Le paysage juridique italien est en constante évolution, et la Cour de cassation, par ses arrêts, joue un rôle fondamental dans la définition et la clarification des contours de l'application des normes. L'ordonnance n° 17130 du 25 juin 2025 intervient dans un domaine d'une grande importance pratique pour les avocats : la procédure de décision accélérée des recours ex art. 380-bis du Code de procédure civile. Cette décision offre des pistes de réflexion essentielles sur le principe de consommation de l'appel, en délimitant clairement les limites dans lesquelles les parties peuvent agir lors de la demande de décision.
L'article 380-bis c.p.c., dans sa formulation en vigueur depuis le 1er janvier 2023, a été introduit pour simplifier et accélérer la décision des recours en cassation, en particulier ceux présentant des aspects d'irrecevabilité, d'improcedabilité, de fondement manifestement insuffisant ou, au contraire, manifestement fondés. Il s'agit d'une procédure en chambre qui permet un traitement plus rapide qu'une audience publique, mais qui exige une attention particulière aux exigences formelles et substantielles du recours. La finalité est claire : garantir une justice plus rapide sans sacrifier la qualité de la décision. C'est précisément sur cet équilibre qu'intervient l'ordonnance de la Cour suprême, en clarifiant ce qui est permis et ce qui ne l'est pas pendant les phases suivant le dépôt du recours.

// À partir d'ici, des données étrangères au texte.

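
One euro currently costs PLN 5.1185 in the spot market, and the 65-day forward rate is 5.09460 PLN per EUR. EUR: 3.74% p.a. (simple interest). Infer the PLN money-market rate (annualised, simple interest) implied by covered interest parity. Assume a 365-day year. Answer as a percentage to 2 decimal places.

T = 65/365 years.
By CIP, F/S equals the PLN-to-EUR growth ratio: 5.0946/5.1185 = 0.9953307.
EUR growth factor: 1 + 0.0374×65/365 = 1.0066603.
That pins the PLN growth at 1.0019599.
r = (1.0019599 − 1)/(65/365) = 0.011006 → 1.10%.

1.10%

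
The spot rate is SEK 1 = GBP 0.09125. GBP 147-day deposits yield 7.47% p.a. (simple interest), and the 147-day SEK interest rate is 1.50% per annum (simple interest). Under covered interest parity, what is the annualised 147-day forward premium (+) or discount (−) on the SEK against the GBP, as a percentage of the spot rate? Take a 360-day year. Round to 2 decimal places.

T = 147/360 years.
No-arbitrage forward: 0.09125 × 1.0305025 / 1.006125 = 0.09346091 GBP/SEK.
(F − S)/S ÷ T = (0.09346091 − 0.09125)/0.09125/(147/360) = 0.059337 → 5.93%.

+5.93%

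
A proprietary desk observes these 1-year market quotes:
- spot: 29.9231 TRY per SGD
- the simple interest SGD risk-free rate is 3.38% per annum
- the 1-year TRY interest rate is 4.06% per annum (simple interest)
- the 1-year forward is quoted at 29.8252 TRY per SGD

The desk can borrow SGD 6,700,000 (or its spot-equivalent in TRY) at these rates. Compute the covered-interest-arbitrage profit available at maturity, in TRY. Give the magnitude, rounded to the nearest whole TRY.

TRY 2,041,397

T = 1 year.
Route A — deposit SGD, sell forward: 6,700,000 × 1.033800 × 29.8252 = TRY 206,583,054.79.
Route B — convert at spot, deposit TRY: 6,700,000 × 29.9231 × 1.040600 = TRY 208,624,451.66.
The quoted forward undervalues SGD, so borrow SGD, convert to TRY at spot, deposit the TRY at 4.06%, and buy SGD forward at 29.8252 to cover the loan.
Profit = 208,624,451.66 − 206,583,054.79 = TRY 2,041,397.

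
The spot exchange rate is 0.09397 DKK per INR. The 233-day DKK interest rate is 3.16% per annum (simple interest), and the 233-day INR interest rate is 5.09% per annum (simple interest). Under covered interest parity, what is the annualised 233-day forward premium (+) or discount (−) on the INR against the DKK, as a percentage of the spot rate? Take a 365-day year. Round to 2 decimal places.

T = 233/365 years.
CIP forward (DKK per INR) = 0.09397 × 1.0201721/1.0324923 = 0.09284870.
Annualised premium = (F − S)/S × (1/T) = (0.09284870 − 0.09397)/0.09397 ÷ (233/365) = -1.87%.

-1.87%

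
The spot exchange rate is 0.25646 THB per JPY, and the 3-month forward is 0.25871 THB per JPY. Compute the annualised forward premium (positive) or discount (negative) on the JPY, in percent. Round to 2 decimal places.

+3.51%

T = 3/12 years.
Period premium: (0.25871 − 0.25646)/0.25646 = 0.0087733.
Per annum: 0.0087733 / (3/12) = 0.035093 = 3.51%.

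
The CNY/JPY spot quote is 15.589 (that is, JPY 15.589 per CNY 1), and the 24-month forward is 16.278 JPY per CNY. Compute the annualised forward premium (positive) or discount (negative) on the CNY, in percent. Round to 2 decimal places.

+2.21%

T = 2 years.
Period premium: (16.278 − 15.589)/15.589 = 0.0441978.
×(1/T) gives 2.21% p.a.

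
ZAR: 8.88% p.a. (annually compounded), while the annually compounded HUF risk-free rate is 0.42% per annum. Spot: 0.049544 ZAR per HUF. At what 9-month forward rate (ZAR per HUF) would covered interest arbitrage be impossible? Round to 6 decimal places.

T = 9/12 years.
Growth of 1 ZAR over T: (1 + 0.0888)^(9/12) = 1.0658868.
HUF accumulates by (1 + 0.0042)^(9/12) = 1.0031483.
CIP: F = S · (grow ZAR)/(grow HUF) = 0.049544 × 1.0658868/1.0031483 = 0.05264256 ZAR per HUF.

0.052643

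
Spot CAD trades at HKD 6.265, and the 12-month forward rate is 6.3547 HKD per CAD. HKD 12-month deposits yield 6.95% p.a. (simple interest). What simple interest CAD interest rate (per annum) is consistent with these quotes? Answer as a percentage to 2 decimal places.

T = 1 year.
By CIP, F/S equals the HKD-to-CAD growth ratio: 6.3547/6.265 = 1.0143176.
HKD growth factor: 1 + 0.0695×1 = 1.069500.
Hence g_CAD = 1.0544035.
(1.0544035 − 1)/T = 0.054404, i.e. 5.44%.

5.44%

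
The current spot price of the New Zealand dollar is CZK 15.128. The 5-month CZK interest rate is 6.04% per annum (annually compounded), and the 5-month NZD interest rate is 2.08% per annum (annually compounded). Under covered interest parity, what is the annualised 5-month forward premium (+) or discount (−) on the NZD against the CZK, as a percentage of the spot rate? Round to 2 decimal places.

T = 5/12 years.
CIP forward (CZK per NZD) = 15.128 × 1.0247369/1.0086147 = 15.369813.
(F − S)/S ÷ T = (15.369813 − 15.128)/15.128/(5/12) = 0.038363 → 3.84%.

+3.84%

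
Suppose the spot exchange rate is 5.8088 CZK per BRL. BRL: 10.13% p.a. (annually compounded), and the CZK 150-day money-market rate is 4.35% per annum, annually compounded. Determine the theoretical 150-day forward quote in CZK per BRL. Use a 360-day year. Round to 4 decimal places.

T = 150/360 years.
CZK accumulates by (1 + 0.0435)^(150/360) = 1.0179002.
BRL growth factor: (1 + 0.1013)^(150/360) = 1.0410239.
So F = 5.8088 × 1.0179002 / 1.0410239 = 5.679772 (CZK/BRL).

5.6798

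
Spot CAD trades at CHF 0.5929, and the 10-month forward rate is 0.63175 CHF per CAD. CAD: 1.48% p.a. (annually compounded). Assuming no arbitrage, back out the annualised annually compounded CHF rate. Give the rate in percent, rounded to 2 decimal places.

T = 10/12 years.
CIP gives F = S · g_CHF/g_CAD, so g_CHF/g_CAD = 0.63175/0.5929 = 1.0655254.
The CAD side grows by (1 + 0.0148)^(10/12) = 1.0123182.
Hence g_CHF = 1.0786508.
r = 1.0786508^(12/10) − 1 = 0.095108 → 9.51%.

9.51%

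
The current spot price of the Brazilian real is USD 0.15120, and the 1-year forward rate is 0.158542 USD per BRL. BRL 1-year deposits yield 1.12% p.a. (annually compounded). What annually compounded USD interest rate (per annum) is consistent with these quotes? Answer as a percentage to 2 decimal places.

6.03%

T = 1 year.
By CIP, F/S equals the USD-to-BRL growth ratio: 0.158542/0.1512 = 1.0485582.
The BRL side grows by (1 + 0.0112)^1 = 1.011200.
That pins the USD growth at 1.0603021.
r = 1.0603021^(1/1) − 1 = 0.060302 → 6.03%.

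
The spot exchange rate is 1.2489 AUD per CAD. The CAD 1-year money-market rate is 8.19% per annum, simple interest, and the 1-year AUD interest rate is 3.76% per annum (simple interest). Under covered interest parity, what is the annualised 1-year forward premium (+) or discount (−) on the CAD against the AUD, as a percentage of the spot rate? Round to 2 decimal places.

T = 1 year.
F = S · g_AUD/g_CAD = 1.2489 × 1.037600/1.081900 = 1.1977619.
Annualised premium = (F − S)/S × (1/T) = (1.1977619 − 1.2489)/1.2489 ÷ 1 = -4.09%.

-4.09%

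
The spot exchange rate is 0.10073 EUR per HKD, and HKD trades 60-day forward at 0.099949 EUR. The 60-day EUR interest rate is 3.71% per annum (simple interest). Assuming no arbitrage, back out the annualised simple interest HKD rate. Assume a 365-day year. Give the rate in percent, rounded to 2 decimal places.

T = 60/365 years.
By CIP, F/S equals the EUR-to-HKD growth ratio: 0.099949/0.10073 = 0.9922466.
The EUR side grows by 1 + 0.0371×60/365 = 1.0060986.
Hence g_HKD = 1.0139602.
(1.0139602 − 1)/T = 0.084925, i.e. 8.49%.

8.49%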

Au centre de la décision de la Cour de cassation se trouve le principe de consommation de l'appel. Ce principe, pilier du droit processuel civil, établit qu'une fois qu'un appel a été valablement formé, son contenu se cristallise. La partie ne peut, ultérieurement, le modifier ou l'intégrer avec de nouveaux motifs, ni encore moins régulariser des vices originels. L'ordonnance n° 17130/2025, dans l'affaire ayant impliqué R. et D., réaffirme avec force ce concept, en l'appliquant spécifiquement à la procédure accélérée.
En matière de procédure de décision accélérée des recours prévue par l'art. 380-bis c.p.c., dans sa formulation en vigueur à partir du 1er janvier 2023, le principe de consommation de l'appel implique que la partie, lors de la demande de décision, a la faculté de développer exclusivement des arguments ou des défenses fonctionnels à la clarification ou à l'illustration des arguments et des raisons invoqués à l'appui des motifs déjà dûment – et non de manière irrecevable – énoncés dans le recours, et non, en revanche, d'intégrer lesdits motifs ou d'amender le recours pour d'éventuelles carences des exigences de forme et de contenu.
Cette maxime est d'une importance fondamentale. La Cour de cassation ne laisse aucune place à des interprétations extensives. La demande de décision ne peut être transformée en une seconde opportunité pour "ajuster le tir" ou remédier à des lacunes initiales. Les arguments à ce stade doivent être uniquement destinés à clarifier ou illustrer ce qui a déjà été exposé dans le recours. Il n'est pas permis d'ajouter de nouveaux motifs, ni de corriger des vices de forme ou de contenu qui auraient dû être pris en considération dès la rédaction de l'acte introductif.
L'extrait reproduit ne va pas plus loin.